White Nationalists Are Trying to Erase Black History-Our Ancestors Taught Us to Fight Back
By Edrea Davis – Thanks to civil rights leader, Melanie L. Campbell, I had the privilege of being with Dr. Dorothy Irene Height at NCNW headquarters on the night Barack Obama was elected President in 2008. As the nation celebrated, I watched tears roll down her cheeks. “I never thought I’d see the day,” she whispered. It was a moment of unspeakable pride and progress—for her, for us, for the generations before and after.
She believed we had turned a corner. That all the marching, organizing, teaching, and truth-telling had brought us to a new chapter in America’s story.
She would be horrified today.
From defunding the National Museum of African American History and Culture to banning Black, Latino, and LGBTQ+ books in schools across the country, there is a full-scale attack on truth, memory, and progress in America. This isn’t about protecting children—it’s about erasing the hard-won victories and painful lessons of our shared past. It’s about fear. It’s about control.
Former President Donald Trump’s latest executive order—ironically titled “Restoring Truth and Sanity to American History”—proposes stripping federal funding from the Smithsonian Institution and, specifically, the very museum Dr. Height helped advocate for. This is not just an attack on an institution. It’s an attack on us. On our ancestors. On our stories.
The National Council of Negro Women (NCNW), which Dr. Height led with grace and moral force for over 50 years, has rightly condemned this executive order. The museum tells the truth—not just of slavery, but of resistance, resilience, innovation, and triumph. From Harriet Tubman to Hip-Hop, it documents the real, layered, beautiful, and brutal story of Black America—and, in doing so, tells the full story of America.
As NCNW stated: “Efforts to withhold funding from the Smithsonian complex, especially the National Museum of African American History and Culture, threaten not only a vital educational resource but also the very integrity of our national narrative.”
The people pushing these bans and defunding efforts want to take us back. Back to a time when only one version of America was allowed to be told. Back to a time when Black people were invisible in textbooks except as slaves. Back to silence.
But as Dr. Height taught us: we will not go back. We cannot go back.
I imagine her now—huddled up in Heaven with Dr. Martin Luther King Jr., Coretta Scott King, Dr. Joseph Lowery, Mrs. Evelyn Lowery, Rosa Parks, and so many others. Disgusted, yes—but also determined. Optimistic still. They’ve been through worse. They didn’t fight for freedom and truth just to see us let it all unravel.
This is our call to action.
We must unite to fight back. We must organize, educate, and tell our stories boldly and unapologetically—around dinner tables, on social media, in classrooms, and in the streets.

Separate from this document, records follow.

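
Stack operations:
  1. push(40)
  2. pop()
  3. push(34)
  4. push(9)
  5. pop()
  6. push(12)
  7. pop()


push(40) -> [40]
pop()->40, []
push(34) -> [34]
push(9) -> [34, 9]
pop()->9, [34]
push(12) -> [34, 12]
pop()->12, [34]

Final stack: [34]


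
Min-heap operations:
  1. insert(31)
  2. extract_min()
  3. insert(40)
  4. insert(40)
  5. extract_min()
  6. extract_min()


insert(31) -> [31]
extract_min()->31, []
insert(40) -> [40]
insert(40) -> [40, 40]
extract_min()->40, [40]
extract_min()->40, []

Final heap: []


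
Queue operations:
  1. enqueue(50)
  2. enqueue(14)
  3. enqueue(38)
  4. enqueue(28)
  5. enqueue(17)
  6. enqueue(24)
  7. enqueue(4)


enqueue(50) -> [50]
enqueue(14) -> [50, 14]
enqueue(38) -> [50, 14, 38]
enqueue(28) -> [50, 14, 38, 28]
enqueue(17) -> [50, 14, 38, 28, 17]
enqueue(24) -> [50, 14, 38, 28, 17, 24]
enqueue(4) -> [50, 14, 38, 28, 17, 24, 4]

Final queue: [50, 14, 38, 28, 17, 24, 4]


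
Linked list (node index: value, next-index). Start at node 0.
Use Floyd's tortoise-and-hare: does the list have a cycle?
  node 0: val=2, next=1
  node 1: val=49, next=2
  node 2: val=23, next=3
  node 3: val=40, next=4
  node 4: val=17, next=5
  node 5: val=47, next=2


Floyd's tortoise (slow, +1) and hare (fast, +2):
  init: slow=0, fast=0
  step 1: slow=1, fast=2
  step 2: slow=2, fast=4
  step 3: slow=3, fast=2
  step 4: slow=4, fast=4
  slow == fast at node 4: cycle detected

Cycle: yes


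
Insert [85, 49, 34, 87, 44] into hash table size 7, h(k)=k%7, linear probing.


Insert 85: h=1 -> slot 1
Insert 49: h=0 -> slot 0
Insert 34: h=6 -> slot 6
Insert 87: h=3 -> slot 3
Insert 44: h=2 -> slot 2

Table: [49, 85, 44, 87, None, None, 34]


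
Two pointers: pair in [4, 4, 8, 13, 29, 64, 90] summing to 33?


lo=0(4)+hi=6(90)=94
lo=0(4)+hi=5(64)=68
lo=0(4)+hi=4(29)=33

Yes: 4+29=33


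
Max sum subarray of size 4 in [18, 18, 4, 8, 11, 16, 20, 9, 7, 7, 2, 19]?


[0:4]: 48
[1:5]: 41
[2:6]: 39
[3:7]: 55
[4:8]: 56
[5:9]: 52
[6:10]: 43
[7:11]: 25
[8:12]: 35

Max: 56 at [4:8]


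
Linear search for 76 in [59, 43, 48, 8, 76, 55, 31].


i=0: 59!=76
i=1: 43!=76
i=2: 48!=76
i=3: 8!=76
i=4: 76==76 found!

Found at 4, 5 comps


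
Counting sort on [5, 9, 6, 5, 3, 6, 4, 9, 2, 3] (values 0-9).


Input: [5, 9, 6, 5, 3, 6, 4, 9, 2, 3]
Counts: [0, 0, 1, 2, 1, 2, 2, 0, 0, 2]

Sorted: [2, 3, 3, 4, 5, 5, 6, 6, 9, 9]


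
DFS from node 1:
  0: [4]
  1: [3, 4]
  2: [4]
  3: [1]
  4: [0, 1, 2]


Visit 1, push [4, 3]
Visit 3, push []
Visit 4, push [2, 0]
Visit 0, push []
Visit 2, push []

DFS order: [1, 3, 4, 0, 2]


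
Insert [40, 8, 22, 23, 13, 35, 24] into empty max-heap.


Insert 40: [40]
Insert 8: [40, 8]
Insert 22: [40, 8, 22]
Insert 23: [40, 23, 22, 8]
Insert 13: [40, 23, 22, 8, 13]
Insert 35: [40, 23, 35, 8, 13, 22]
Insert 24: [40, 23, 35, 8, 13, 22, 24]

Final heap: [40, 23, 35, 8, 13, 22, 24]


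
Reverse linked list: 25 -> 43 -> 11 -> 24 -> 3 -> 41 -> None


Step 1: curr=25, set curr.next=prev(None) | reversed so far: 25
Step 2: curr=43, set curr.next=prev(25) | reversed so far: 43 -> 25
Step 3: curr=11, set curr.next=prev(43) | reversed so far: 11 -> 43 -> 25
Step 4: curr=24, set curr.next=prev(11) | reversed so far: 24 -> 11 -> 43 -> 25
Step 5: curr=3, set curr.next=prev(24) | reversed so far: 3 -> 24 -> 11 -> 43 -> 25
Step 6: curr=41, set curr.next=prev(3) | reversed so far: 41 -> 3 -> 24 -> 11 -> 43 -> 25

41 -> 3 -> 24 -> 11 -> 43 -> 25 -> None


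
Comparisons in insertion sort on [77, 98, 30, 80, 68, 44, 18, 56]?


Algorithm: insertion sort
Input: [77, 98, 30, 80, 68, 44, 18, 56]
Sorted: [18, 30, 44, 56, 68, 77, 80, 98]

25


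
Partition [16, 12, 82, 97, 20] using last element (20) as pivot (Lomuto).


Pivot: 20
  16 <= 20: advance i (no swap)
  12 <= 20: advance i (no swap)
Place pivot at 2: [16, 12, 20, 97, 82]

Partitioned: [16, 12, 20, 97, 82]


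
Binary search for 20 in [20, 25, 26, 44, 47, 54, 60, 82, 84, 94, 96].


Step 1: lo=0, hi=10, mid=5, val=54
Step 2: lo=0, hi=4, mid=2, val=26
Step 3: lo=0, hi=1, mid=0, val=20

Found at index 0


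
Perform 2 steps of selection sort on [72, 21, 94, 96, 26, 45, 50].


Initial: [72, 21, 94, 96, 26, 45, 50]
Step 1: min=21 at 1
  Swap: [21, 72, 94, 96, 26, 45, 50]
Step 2: min=26 at 4
  Swap: [21, 26, 94, 96, 72, 45, 50]

After 2 steps: [21, 26, 94, 96, 72, 45, 50]


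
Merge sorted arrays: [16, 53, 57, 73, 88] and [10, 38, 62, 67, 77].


Take 10 from B
Take 16 from A
Take 38 from B
Take 53 from A
Take 57 from A
Take 62 from B
Take 67 from B
Take 73 from A
Take 77 from B

Merged: [10, 16, 38, 53, 57, 62, 67, 73, 77, 88]


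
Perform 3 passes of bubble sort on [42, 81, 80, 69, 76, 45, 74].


Initial: [42, 81, 80, 69, 76, 45, 74]
Pass 1: [42, 80, 69, 76, 45, 74, 81] (5 swaps)
Pass 2: [42, 69, 76, 45, 74, 80, 81] (4 swaps)
Pass 3: [42, 69, 45, 74, 76, 80, 81] (2 swaps)

After 3 passes: [42, 69, 45, 74, 76, 80, 81]


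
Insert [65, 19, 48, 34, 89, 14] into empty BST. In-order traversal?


Insert 65: root
Insert 19: L from 65
Insert 48: L from 65 -> R from 19
Insert 34: L from 65 -> R from 19 -> L from 48
Insert 89: R from 65
Insert 14: L from 65 -> L from 19

In-order: [14, 19, 34, 48, 65, 89]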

We can do this—because racism is not new to Black Americans. It may have slipped into the background for a time, but it never disappeared. We always knew it was there—lurking in policy, in culture, in silence, or screaming through the brutality of police violence against unarmed people.
Now is the time to be steady, grounded, and fierce in our commitment to truth. Let them come for the history books—we’ll write more. Let them come for our museums—we’ll build new ones. Let them try to erase us—we will only grow louder.
Whether cloaked as white nationalism or expressed through open white supremacy, these efforts to rewrite history are nothing new. We have always resisted. And we always will.